The patient was started on methylprednisolone and intravenous immunoglobulin for 5 days. He subsequently developed worsening fatigue, jaundice and hypoxia. Haemoglobin remained low despite corticosteroid and intravenous immunoglobulin therapy. Eculizumab 900 mg was then started. Subsequent parvovirus IgG and IgM titres were elevated, suggesting concurrent aplastic crisis.
After initiation of eculizumab, the patient’s clinical status improved. He was subsequently discharged on a prednisone taper and haematology referral.
Acute transfusion reactions usually occur during or immediately after transfusion [8]. Symptoms may include chills, fever, hypotension, haemoglobinuria and renal failure. Complications like delayed hypersensitivity transfusion reactions with hyper-haemolysis occur 5–20 days after transfusion [9].
Hyper-haemolysis is a rare but often a fatal complication of sickle cell disease. It is characterized by severe anaemia with a post-transfusion decrease in haemoglobin [10]. Findings include destruction of donor and recipient packed red blood cells, low reticulocyte counts, and negative Coombs antibody assays [8]. Our patient developed aplastic anaemia from acute parvovirus infection, with hyper-haemolytic crisis from a delayed transfusion reaction.
Multiple mechanisms have been postulated as the cause of hyper-haemolysis including bystander red blood cell haemolysis via antibody formation against human leukocyte antigen protein and complement pathway, and macrophage-mediated destruction of red blood cells [8]. Bystander haemolysis is thought to be due to formation of antigens of non-red blood cells leading to complex formation with red blood cells, making sickle cells more vulnerable to complement-mediated destruction [8]. Macrophage-mediated hyper-haemolysis is thought to be due to macrophage interaction with vascular cell adhesion molecule-1 molecules on sickle reticulocytes [8].
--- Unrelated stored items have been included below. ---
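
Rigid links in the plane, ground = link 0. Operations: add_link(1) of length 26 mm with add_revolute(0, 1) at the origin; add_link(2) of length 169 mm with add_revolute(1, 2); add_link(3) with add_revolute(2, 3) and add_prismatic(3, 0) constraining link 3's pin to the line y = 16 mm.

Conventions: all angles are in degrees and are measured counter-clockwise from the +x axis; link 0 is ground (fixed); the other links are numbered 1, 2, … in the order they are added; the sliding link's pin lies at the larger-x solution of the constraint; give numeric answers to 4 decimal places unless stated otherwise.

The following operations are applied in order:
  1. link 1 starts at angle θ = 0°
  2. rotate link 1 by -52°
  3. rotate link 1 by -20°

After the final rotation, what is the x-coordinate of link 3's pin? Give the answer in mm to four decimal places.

geometry: r = 26 mm, L = 169 mm, e = 16 mm; θ starts at 0°
rotate link 1 by -52°: θ ← 0° -52° = -52°
rotate link 1 by -20°: θ ← -52° -20° = -72°
crank pin P = (r cos θ, r sin θ) = (8.034442, -24.727469)
h = r sin θ − e = -24.727469 − 16 = -40.727469
x = r cos θ + √(L² − h²) = 8.034442 + 164.019125 = 172.053566

172.0536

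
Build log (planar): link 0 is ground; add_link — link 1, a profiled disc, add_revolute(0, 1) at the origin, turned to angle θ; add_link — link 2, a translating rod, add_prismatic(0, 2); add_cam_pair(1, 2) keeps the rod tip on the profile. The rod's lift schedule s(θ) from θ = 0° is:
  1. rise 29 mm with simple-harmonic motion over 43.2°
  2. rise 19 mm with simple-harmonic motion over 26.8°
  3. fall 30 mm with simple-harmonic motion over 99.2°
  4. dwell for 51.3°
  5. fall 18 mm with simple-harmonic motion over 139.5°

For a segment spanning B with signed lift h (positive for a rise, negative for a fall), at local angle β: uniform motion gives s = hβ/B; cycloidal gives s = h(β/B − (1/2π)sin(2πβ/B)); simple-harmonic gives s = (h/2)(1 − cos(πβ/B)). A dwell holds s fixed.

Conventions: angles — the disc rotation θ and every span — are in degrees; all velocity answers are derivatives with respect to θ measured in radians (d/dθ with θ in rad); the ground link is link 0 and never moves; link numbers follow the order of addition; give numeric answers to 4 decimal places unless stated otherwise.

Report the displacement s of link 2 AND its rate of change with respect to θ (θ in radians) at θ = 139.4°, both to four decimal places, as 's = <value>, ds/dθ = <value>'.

seg 1 [0°–43.2°] simple-harmonic, h=29: full span → s += 29 → s = 29.0000
seg 2 [43.2°–70°] simple-harmonic, h=19: full span → s += 19 → s = 48.0000
seg 3 [70°–169.2°] simple-harmonic, h=-30: θ=139.4° here. β=69.4, B=99.2. -30/2·(1 − cos(π·0.6996)) = -23.8014 → s = 24.1986
velocity in seg [70°–169.2°] (simple-harmonic), θ in radians: β = 69.4° = 1.2113 rad, B = 99.2° = 1.7314 rad; ds/dθ = (πh/(2B)) sin(πβ/B) = (π·(-30)/(2·1.7314)) sin(π·0.6996) = -22.039864 mm/rad

s = 24.1986, ds/dθ = -22.0399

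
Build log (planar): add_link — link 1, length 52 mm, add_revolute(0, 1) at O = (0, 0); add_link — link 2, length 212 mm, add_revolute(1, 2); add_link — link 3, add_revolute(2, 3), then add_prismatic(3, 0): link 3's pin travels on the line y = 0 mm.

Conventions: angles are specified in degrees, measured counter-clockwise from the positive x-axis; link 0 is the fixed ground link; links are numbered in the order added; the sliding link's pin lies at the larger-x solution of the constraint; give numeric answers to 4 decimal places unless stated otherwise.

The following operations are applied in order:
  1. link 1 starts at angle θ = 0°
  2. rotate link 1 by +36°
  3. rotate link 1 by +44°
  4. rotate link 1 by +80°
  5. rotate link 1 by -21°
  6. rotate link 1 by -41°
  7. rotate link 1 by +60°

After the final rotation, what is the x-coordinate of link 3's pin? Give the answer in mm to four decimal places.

geometry: r = 52 mm, L = 212 mm, e = 0 mm; θ starts at 0°
rotate link 1 by +36°: θ ← 0° +36° = 36°
rotate link 1 by +44°: θ ← 36° +44° = 80°
rotate link 1 by +80°: θ ← 80° +80° = 160°
rotate link 1 by -21°: θ ← 160° -21° = 139°
rotate link 1 by -41°: θ ← 139° -41° = 98°
rotate link 1 by +60°: θ ← 98° +60° = 158°
crank pin P = (r cos θ, r sin θ) = (-48.213560, 19.479543)
h = r sin θ − e = 19.479543 − 0 = 19.479543
x = r cos θ + √(L² − h²) = -48.213560 + 211.103168 = 162.889607

162.8896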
The management of hyper-haemolysis includes conservative transfusion strategies as additional transfusions may lead to worsening haemolysis [8]. Our patient was managed conservatively after transfusion with three units of packed red blood cell due to concern for additional haemolysis as well as due to lack of compatible packed red blood cell availability. Intravenous immunoglobulin therapy has been proposed to reduce haemolysis by accelerated clearance of endogenous pathogenic auto-antibodies and inhibition of components of the complement cascade [12]. Corticosteroids are also used to reduce autoimmune-mediated haemolysis [8]. Rituximab has also been used for the treatment of delayed transfusion reactions [12, 13].
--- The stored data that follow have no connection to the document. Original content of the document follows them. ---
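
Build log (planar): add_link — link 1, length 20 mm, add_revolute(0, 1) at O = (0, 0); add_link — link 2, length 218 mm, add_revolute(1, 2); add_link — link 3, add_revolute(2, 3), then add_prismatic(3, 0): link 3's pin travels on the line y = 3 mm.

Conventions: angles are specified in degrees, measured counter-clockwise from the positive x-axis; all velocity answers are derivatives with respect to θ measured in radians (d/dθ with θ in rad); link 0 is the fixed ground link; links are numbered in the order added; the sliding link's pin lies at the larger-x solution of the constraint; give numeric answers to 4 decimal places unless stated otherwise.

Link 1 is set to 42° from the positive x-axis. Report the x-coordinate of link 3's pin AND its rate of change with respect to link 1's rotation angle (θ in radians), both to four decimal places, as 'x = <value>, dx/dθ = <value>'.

geometry: r = 20 mm, L = 218 mm, e = 3 mm
crank pin P = (r cos θ, r sin θ) = (14.862897, 13.382612)
h = r sin θ − e = 13.382612 − 3 = 10.382612
x = r cos θ + √(L² − h²) = 14.862897 + 217.752615 = 232.615512
dx/dθ = −r sin θ − h·r cos θ/√(L² − h²) (θ in radians; h = 10.382612) = -14.091286

x = 232.6155, dx/dθ = -14.0913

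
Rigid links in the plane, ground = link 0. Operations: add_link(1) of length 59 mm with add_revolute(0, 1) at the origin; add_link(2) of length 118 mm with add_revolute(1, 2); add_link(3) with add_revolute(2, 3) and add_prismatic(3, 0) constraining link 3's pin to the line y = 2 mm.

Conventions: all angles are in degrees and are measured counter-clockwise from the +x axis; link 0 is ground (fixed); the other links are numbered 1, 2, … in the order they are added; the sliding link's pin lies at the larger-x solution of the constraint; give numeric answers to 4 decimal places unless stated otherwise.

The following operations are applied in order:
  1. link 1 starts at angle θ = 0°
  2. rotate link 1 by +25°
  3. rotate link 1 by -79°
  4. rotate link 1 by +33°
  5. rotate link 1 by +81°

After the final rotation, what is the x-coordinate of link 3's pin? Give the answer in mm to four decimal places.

geometry: r = 59 mm, L = 118 mm, e = 2 mm; θ starts at 0°
rotate link 1 by +25°: θ ← 0° +25° = 25°
rotate link 1 by -79°: θ ← 25° -79° = -54°
rotate link 1 by +33°: θ ← -54° +33° = -21°
rotate link 1 by +81°: θ ← -21° +81° = 60°
crank pin P = (r cos θ, r sin θ) = (29.500000, 51.095499)
h = r sin θ − e = 51.095499 − 2 = 49.095499
x = r cos θ + √(L² − h²) = 29.500000 + 107.301594 = 136.801594

136.8016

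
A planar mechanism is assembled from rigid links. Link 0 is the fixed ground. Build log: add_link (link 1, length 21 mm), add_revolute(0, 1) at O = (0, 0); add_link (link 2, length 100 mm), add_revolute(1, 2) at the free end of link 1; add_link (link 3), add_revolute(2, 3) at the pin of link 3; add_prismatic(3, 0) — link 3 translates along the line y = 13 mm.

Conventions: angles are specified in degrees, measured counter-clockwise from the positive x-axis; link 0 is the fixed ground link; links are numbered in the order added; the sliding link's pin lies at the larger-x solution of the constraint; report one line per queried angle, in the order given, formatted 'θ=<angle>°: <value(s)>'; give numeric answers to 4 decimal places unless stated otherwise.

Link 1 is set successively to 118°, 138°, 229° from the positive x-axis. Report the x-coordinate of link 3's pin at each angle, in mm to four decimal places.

geometry: r = 21 mm, L = 100 mm, e = 13 mm
θ=118°: crank pin P = (r cos θ, r sin θ) = (-9.858903, 18.541899)
θ=118°: h = r sin θ − e = 18.541899 − 13 = 5.541899
θ=118°: x = r cos θ + √(L² − h²) = -9.858903 + 99.846319 = 89.987416
θ=138°: crank pin P = (r cos θ, r sin θ) = (-15.606041, 14.051743)
θ=138°: h = r sin θ − e = 14.051743 − 13 = 1.051743
θ=138°: x = r cos θ + √(L² − h²) = -15.606041 + 99.994469 = 84.388428
θ=229°: crank pin P = (r cos θ, r sin θ) = (-13.777240, -15.848901)
θ=229°: h = r sin θ − e = -15.848901 − 13 = -28.848901
θ=229°: x = r cos θ + √(L² − h²) = -13.777240 + 95.748321 = 81.971081

θ=118°: 89.9874
θ=138°: 84.3884
θ=229°: 81.9711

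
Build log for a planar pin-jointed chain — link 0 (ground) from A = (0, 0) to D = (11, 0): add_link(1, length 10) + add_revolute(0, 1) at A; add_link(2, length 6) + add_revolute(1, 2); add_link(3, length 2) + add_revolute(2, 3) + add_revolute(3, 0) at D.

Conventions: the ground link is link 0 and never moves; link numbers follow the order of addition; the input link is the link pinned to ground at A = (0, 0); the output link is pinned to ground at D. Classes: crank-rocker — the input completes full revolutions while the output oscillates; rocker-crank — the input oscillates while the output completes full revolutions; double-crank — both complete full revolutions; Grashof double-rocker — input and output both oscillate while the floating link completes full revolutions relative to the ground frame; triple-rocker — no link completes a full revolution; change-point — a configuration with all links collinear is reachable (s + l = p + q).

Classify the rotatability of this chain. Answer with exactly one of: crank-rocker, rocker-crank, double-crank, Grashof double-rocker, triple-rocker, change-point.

lengths: ground=11, input=10, coupler=6, output=2
sorted: s=2 (shortest), l=11 (longest), p+q=16
s + l = 13 vs p + q = 16
s + l < p + q (Grashof) with shortest = output link → rocker-crank

rocker-crank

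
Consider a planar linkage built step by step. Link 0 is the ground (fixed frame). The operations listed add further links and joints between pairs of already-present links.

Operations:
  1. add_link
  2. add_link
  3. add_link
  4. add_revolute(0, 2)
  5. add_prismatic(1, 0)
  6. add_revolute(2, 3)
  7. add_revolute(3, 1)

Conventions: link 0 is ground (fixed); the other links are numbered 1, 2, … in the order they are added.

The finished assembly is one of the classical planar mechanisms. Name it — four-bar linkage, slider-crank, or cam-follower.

links: 4 (incl. ground); joints: 3 revolute, 1 prismatic, 0 higher (cam) pair, forming one closed loop
4 links, 3 revolutes + 1 prismatic in one loop → slider-crank

slider-crank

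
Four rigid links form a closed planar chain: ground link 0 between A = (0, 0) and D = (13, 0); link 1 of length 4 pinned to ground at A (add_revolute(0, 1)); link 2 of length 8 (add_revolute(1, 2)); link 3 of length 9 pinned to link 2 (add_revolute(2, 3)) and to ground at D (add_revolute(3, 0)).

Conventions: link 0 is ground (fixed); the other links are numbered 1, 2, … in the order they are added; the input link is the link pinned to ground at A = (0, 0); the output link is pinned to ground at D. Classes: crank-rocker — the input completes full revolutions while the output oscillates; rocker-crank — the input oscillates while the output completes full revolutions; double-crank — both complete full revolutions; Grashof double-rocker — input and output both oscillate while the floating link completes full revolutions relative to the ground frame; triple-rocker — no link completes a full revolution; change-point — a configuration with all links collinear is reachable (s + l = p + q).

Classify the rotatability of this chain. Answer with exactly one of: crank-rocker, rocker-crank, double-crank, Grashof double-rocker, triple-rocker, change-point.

lengths: ground=13, input=4, coupler=8, output=9
sorted: s=4 (shortest), l=13 (longest), p+q=17
s + l = 17 vs p + q = 17
s + l = p + q → change-point (collinear configuration reachable)

change-point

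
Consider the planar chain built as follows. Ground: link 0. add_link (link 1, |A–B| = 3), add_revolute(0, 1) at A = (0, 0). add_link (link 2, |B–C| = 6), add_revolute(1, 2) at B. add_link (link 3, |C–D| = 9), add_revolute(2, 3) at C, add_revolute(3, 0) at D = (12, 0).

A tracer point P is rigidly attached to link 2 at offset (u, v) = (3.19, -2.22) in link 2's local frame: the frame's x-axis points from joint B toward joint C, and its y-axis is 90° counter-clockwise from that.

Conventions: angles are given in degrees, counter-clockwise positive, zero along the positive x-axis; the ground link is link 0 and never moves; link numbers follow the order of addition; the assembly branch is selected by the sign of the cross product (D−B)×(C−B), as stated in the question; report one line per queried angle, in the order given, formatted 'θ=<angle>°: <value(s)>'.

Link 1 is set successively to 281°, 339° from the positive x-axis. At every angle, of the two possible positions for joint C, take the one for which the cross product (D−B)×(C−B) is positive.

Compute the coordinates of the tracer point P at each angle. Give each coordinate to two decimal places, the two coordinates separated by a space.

A=(0,0), D=(12.00,0)
θ=281°: B = A + 3.00·(cos281°, sin281°) = (0.5724, -2.9449)
θ=281°: |BD| = 11.8009
θ=281°: circle(B,6.00) ∩ circle(D,9.00): a=3.9938, h=4.4776
θ=281°:   candidates: C₊=(3.3225,2.3878) cross=52.840; C₋=(5.5573,-6.2842) cross=-52.840
θ=281°:   branch + wants cross > 0 → take C=(3.3225,2.3878) (cross=52.840)
θ=281°: ex = (C−B)/|BC| = (0.4583,0.8888); ey = (-0.8888,0.4583)
θ=281°: P = B + 3.19·ex + -2.22·ey = (4.0076,-1.1272)
θ=339°: B = A + 3.00·(cos339°, sin339°) = (2.8007, -1.0751)
θ=339°: |BD| = 9.2619
θ=339°: circle(B,6.00) ∩ circle(D,9.00): a=2.2016, h=5.5815
θ=339°:   candidates: C₊=(4.3396,4.7242) cross=51.695; C₋=(5.6354,-6.3633) cross=-51.695
θ=339°:   branch + wants cross > 0 → take C=(4.3396,4.7242) (cross=51.695)
θ=339°: ex = (C−B)/|BC| = (0.2565,0.9666); ey = (-0.9666,0.2565)
θ=339°: P = B + 3.19·ex + -2.22·ey = (5.7646,1.4388)

θ=281°: 4.01 -1.13
θ=339°: 5.76 1.44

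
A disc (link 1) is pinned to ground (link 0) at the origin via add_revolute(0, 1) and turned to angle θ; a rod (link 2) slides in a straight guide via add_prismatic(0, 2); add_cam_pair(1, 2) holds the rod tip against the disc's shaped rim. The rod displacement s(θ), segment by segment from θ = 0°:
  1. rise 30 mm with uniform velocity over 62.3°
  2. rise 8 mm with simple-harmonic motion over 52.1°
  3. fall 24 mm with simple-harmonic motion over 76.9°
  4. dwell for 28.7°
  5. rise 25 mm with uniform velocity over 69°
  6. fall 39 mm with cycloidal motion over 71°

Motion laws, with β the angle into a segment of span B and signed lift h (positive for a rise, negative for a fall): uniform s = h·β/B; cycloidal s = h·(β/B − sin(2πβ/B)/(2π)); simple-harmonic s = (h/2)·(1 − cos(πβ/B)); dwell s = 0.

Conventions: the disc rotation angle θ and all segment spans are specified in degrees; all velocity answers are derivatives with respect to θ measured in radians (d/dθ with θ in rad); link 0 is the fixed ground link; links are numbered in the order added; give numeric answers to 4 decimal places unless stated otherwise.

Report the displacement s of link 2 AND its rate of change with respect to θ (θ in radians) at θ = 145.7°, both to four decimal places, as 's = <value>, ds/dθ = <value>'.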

Eculizumab has been used successfully to treat delayed hypersensitivity transfusion reaction. As a C5-convertase inhibitor, it inhibits the complement cascade. Treatment with two doses of eculizumab was used in three patients reported by Dumas et al. [14]. Boonyasampant et al. reported the first case treated with eculizumab [15]. Severe delayed hypersensitivity transfusion reaction was defined as acute chest syndrome with worsening hypoxia or acute pulmonary hypertension, stroke or end organ damage [16]. Our patient’s improvement after eculizumab suggests involvement of the complement pathway in this reaction. Establishment of a gold standard therapy in such a cohort requires further study into delayed hypersensitivity transfusion reaction and eculizumab.
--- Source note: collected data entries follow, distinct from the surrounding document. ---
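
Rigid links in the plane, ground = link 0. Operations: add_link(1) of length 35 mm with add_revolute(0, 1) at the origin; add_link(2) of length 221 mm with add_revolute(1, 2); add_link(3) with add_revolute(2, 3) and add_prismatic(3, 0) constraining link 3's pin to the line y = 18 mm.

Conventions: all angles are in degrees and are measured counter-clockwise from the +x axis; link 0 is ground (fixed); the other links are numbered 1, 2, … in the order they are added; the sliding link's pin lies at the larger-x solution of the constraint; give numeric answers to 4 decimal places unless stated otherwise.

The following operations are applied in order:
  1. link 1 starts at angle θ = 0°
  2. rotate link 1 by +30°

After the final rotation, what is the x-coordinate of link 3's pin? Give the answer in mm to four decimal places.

geometry: r = 35 mm, L = 221 mm, e = 18 mm; θ starts at 0°
rotate link 1 by +30°: θ ← 0° +30° = 30°
crank pin P = (r cos θ, r sin θ) = (30.310889, 17.500000)
h = r sin θ − e = 17.500000 − 18 = -0.500000
x = r cos θ + √(L² − h²) = 30.310889 + 220.999434 = 251.310324

251.3103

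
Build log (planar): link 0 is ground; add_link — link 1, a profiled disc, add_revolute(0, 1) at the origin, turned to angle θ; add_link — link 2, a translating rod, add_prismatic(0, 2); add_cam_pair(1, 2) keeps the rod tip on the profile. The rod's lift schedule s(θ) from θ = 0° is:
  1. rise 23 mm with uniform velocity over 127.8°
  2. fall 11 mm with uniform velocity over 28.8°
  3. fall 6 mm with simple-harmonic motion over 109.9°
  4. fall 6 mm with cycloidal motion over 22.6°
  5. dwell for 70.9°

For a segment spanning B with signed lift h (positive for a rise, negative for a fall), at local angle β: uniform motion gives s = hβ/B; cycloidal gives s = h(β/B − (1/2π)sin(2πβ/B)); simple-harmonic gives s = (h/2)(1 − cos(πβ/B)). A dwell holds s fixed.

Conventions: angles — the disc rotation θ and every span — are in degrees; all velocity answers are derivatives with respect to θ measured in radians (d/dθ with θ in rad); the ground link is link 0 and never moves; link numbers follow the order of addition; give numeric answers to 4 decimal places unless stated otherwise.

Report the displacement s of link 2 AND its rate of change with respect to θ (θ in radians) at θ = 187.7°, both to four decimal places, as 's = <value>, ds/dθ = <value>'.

seg 1 [0°–127.8°] uniform, h=23: full span → s += 23 → s = 23.0000
seg 2 [127.8°–156.6°] uniform, h=-11: full span → s += -11 → s = 12.0000
seg 3 [156.6°–266.5°] simple-harmonic, h=-6: θ=187.7° here. β=31.1, B=109.9. -6/2·(1 − cos(π·0.2830)) = -1.1095 → s = 10.8905
velocity in seg [156.6°–266.5°] (simple-harmonic), θ in radians: β = 31.1° = 0.5428 rad, B = 109.9° = 1.9181 rad; ds/dθ = (πh/(2B)) sin(πβ/B) = (π·(-6)/(2·1.9181)) sin(π·0.2830) = -3.815161 mm/rad

s = 10.8905, ds/dθ = -3.8152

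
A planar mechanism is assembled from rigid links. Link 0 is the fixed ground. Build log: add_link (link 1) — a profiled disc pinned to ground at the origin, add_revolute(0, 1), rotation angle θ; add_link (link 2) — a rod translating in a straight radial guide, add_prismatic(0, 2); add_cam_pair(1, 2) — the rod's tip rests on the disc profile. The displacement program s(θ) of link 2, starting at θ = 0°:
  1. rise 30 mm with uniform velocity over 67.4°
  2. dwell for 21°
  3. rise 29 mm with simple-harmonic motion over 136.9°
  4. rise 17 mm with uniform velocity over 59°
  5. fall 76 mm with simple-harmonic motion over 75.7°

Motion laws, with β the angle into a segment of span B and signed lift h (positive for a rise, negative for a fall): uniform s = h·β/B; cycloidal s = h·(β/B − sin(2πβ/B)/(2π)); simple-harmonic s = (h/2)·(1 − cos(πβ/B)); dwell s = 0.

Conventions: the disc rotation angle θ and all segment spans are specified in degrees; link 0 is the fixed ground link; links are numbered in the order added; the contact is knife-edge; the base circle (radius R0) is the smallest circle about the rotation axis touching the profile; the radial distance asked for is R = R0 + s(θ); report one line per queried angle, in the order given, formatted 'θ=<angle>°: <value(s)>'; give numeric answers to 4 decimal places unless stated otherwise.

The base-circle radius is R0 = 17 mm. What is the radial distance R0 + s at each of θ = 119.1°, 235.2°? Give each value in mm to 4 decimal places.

seg 1 [0°–67.4°] uniform, h=30: full span → s += 30 → s = 30.0000
seg 2 [67.4°–88.4°] dwell: s stays 30.0000
seg 3 [88.4°–225.3°] simple-harmonic, h=29: θ=119.1° here. β=30.7, B=136.9. 29/2·(1 − cos(π·0.2243)) = 3.4520 → s = 33.4520
seg 3 [88.4°–225.3°] simple-harmonic, h=29: full span → s += 29 → s = 59.0000
seg 4 [225.3°–284.3°] uniform, h=17: θ=235.2° here. β=9.9, B=59. 17·9.9/59 = 2.8525 → s = 61.8525
θ=119.1°: R = R0 + s = 17 + 33.4520 = 50.4520
θ=235.2°: R = R0 + s = 17 + 61.8525 = 78.8525

θ=119.1°: 50.4520
θ=235.2°: 78.8525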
Hyper-haemolysis is a rare and often fatal type of delayed hypersensitivity transfusion reaction in patients with sickle cell disease. Eculizumab may show promise as the treatment for delayed hypersensitivity transfusion reaction in these patients. Further research should be done regarding the use of this monoclonal antibody as a possible medication of choice in this rare disease process.